After listening to months of libertarian podcasts (mainly Tom Woods and Jason Stapleton) and reading comments on their Facebook group pages, I have concluded that too many libertarians don’t value what I value. Many would scrap the U.S. Constitution, Bill of Rights, and U.S. sovereignty in exchange for everyone promising to live by the non-aggression principle (NAP). Many see nothing special about this country. They scoff at people like me who do. They don’t want national borders. Government of any kind is repugnant to them. Even someone who considers limited government is labeled a “statist”, and is someone to be mocked.
When I heard enough libertarians saying that anyone with a toe over the line into statism (any form of government—anyone who isn’t an anarchist) may as well be a full blown communist, I found myself looking for the exit. Sure, not all libertarians think this way but I’ve seen these ideas enough to make some confident generalizations. The bottom line is, I don’t trust libertarians to be country-loving patriots unless I hear them say otherwise.
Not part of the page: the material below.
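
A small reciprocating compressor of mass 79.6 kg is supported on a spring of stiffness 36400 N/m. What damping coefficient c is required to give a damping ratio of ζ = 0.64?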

Libertarians vary so widely in their beliefs that I’m not sure what the common denominator is. The anarchist libertarians seem to study the Constitution the way an atheist studies the Bible—to mock it. Rather than working to save any of our current system, they eagerly await its implosion. They dream that libertarians will someday rise from the ashes like a phoenix and create a peaceful society where everyone lives peacefully by the NAP. I don’t see that happening. In the first place, libertarians are not that organized.
The leftist libertarians are the most puzzling to me. In one podcast a leftist libertarian argued that the NAP could be used to justify a guaranteed minimum income. He then had to admit that it would ultimately require a world government to enforce.
The non-aggression principle is supposed to be the bedrock of libertarian thought—don’t initiate aggression against anyone. But, it can be used to argue for all sorts of nonsensical things. I once had an online conversation with an atheist libertarian who said that my belief in God was an act of aggression against his personal sovereignty. He said he would be justified in using aggression against me just for my beliefs.
Some libertarians care more about the legalization of drugs than anything else.
In the final analysis, I found that libertarians are all over the map when it comes to their beliefs. The NAP isn’t a reliable anchor. Over and over again I found libertarians using philosophical acrobatics to excuse all kinds of aggression, as long as it was in their favor, with the NAP as the lever for getting it done.
I still listen to the “Contra Krugman” podcast with Tom Woods and Bob Murphy. It is fun and focuses on economics so I tend to agree with their conclusions. Tom Woods has another podcast. He is funny and brings on some interesting guests, but his message is for another audience. I am not an anarchist.
I have a number of good friends who call themselves libertarians. I respect them a great deal, as we tend to agree on most things when it comes to politics. I won’t apply the label to myself.